Леониду Траубергу выпала честь стать главным «героем» совещания кинематографистов страны в конце февраля — начале марта 1949 года; темпераментный Марк Донской страха иудейского ради прокричал, что «космополит Трауберг полностью смыкается с фашиствующими реакционными теоретиками Запада»! Можно подивиться сдержанности «Ленинградской правды». Городу, где два года назад Михаил Зощенко был объявлен «подонком» и ненамного учтивее отнеслись к Анне Ахматовой, печати этого города трудно было удержаться от крайних, матерных слов в адрес какого-нибудь Симона Дрейдена или Ефима Добина. А в Москве кинематографисты распоясались, собрав под знамена почти весь цвет советской режиссуры. Но к жертвенному алтарю они вели во имя веры в «господа бога» не своих сыновей, а критиков, давних своих недругов. Жертвенными агнцами оказались «раболепствующий» перед Западом С. Юткевич, «Смердяков»-Трауберг, «оголтелый буржуазный националист Альтман», В. Волькенштейн, Н. Коварский, Н. Оттен и даже, даже — кто бы поверил — Евгений Габрилович.

Министр кинематографии СССР И. Большаков в статье «Разгромить буржуазный космополитизм в киноискусстве» («Правда», 1949, 3 марта) разрушил этническое однообразие «безродных», добавив православной крови — Владимира Андреевича Сутырина. Чем же не угодил Сутырин И. Большакову, как попал и этот старый коммунист, человек безукоризненной честности, делегат VI партийного съезда и участник ледового похода на мятежный Кронштадт, в «безродные космополиты»?
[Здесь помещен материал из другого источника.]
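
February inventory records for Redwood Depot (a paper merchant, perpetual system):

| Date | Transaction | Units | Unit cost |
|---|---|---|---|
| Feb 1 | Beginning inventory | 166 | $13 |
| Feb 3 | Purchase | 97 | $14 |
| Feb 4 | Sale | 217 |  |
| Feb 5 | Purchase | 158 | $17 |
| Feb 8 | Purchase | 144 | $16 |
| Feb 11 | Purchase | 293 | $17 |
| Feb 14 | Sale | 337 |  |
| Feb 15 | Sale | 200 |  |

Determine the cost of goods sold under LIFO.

Feb 4, 217 sold [LIFO — newest first]: 97 @ $14 + 120 @ $13 = $2,918
Feb 14, 337 sold [LIFO — newest first]: 293 @ $17 + 44 @ $16 = $5,685
Feb 15, 200 sold [LIFO — newest first]: 100 @ $16 + 100 @ $17 = $3,300
Total COGS = $2,918 + $5,685 + $3,300 = $11,903
Ending inventory: 46 @ $13 + 58 @ $17 = $1,584
Check: goods available $13,487 = COGS $11,903 + ending $1,584

COGS = $11,903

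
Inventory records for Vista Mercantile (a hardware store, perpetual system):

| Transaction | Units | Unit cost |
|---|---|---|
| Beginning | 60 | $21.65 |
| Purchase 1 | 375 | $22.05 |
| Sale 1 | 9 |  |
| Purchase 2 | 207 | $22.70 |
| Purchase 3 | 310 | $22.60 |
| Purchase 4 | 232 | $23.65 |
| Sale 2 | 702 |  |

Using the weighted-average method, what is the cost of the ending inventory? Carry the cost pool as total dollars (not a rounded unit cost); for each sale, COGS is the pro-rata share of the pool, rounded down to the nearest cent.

Ending inventory = $10,692.42

After Beginning: 60 on hand, pool $1,299.00 (≈ $21.6500 each)
After Purchase 1: 435 on hand, pool $9,567.75 (≈ $21.9948 each)
Sale 1, sell 9: 9/435 × $9,567.75 → $197.95
After Purchase 2: 633 on hand, pool $14,068.70 (≈ $22.2254 each)
After Purchase 3: 943 on hand, pool $21,074.70 (≈ $22.3486 each)
After Purchase 4: 1175 on hand, pool $26,561.50 (≈ $22.6055 each)
Sale 2, sell 702: 702/1175 × $26,561.50 → $15,869.08
Total COGS = $197.95 + $15,869.08 = $16,067.03
Ending inventory (cost pool remaining) = $10,692.42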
И. Большакова разгневал доклад Сутырина 17 декабря 1947 года («О состоянии художественного кинематографа»). «Мы решительно расходимся, — утверждал Сутырин, — в оценке ныне, существующего положения, как и в прогнозах на ближайшее будущее, с теми товарищами, которые считают что дела в кинематографии заметно улучшились, что наконец-то миновала пора долголетней кинематографической „засухи“ и киноискусство стоит на пороге своего нового расцвета. Такая оценка нам представляется следствием крайней близорукости». А в другом докладе, на тему «Сценарии 1948 года», Сутырин, по утверждению И. Большакова, «всячески поносил лучшие сценарии, в том числе — „Падение Берлина“, „Суд чести“» («Правда», 1949, 3 марта)

Сегодня, да и много раньше, нетрудно, оглянувшись, убедиться в правоте Сутырина — И. Большаков вел корабль кинематографии в стоячие, мертвые воды. «Падение Берлина» оказалось апогеем бездарного культового кино, фильмом, призванным возвеличить Сталина ценой унижения Жукова и других победителей, а «Суд чести» А. Штейна — конъюнктурной бесчестной однодневкой.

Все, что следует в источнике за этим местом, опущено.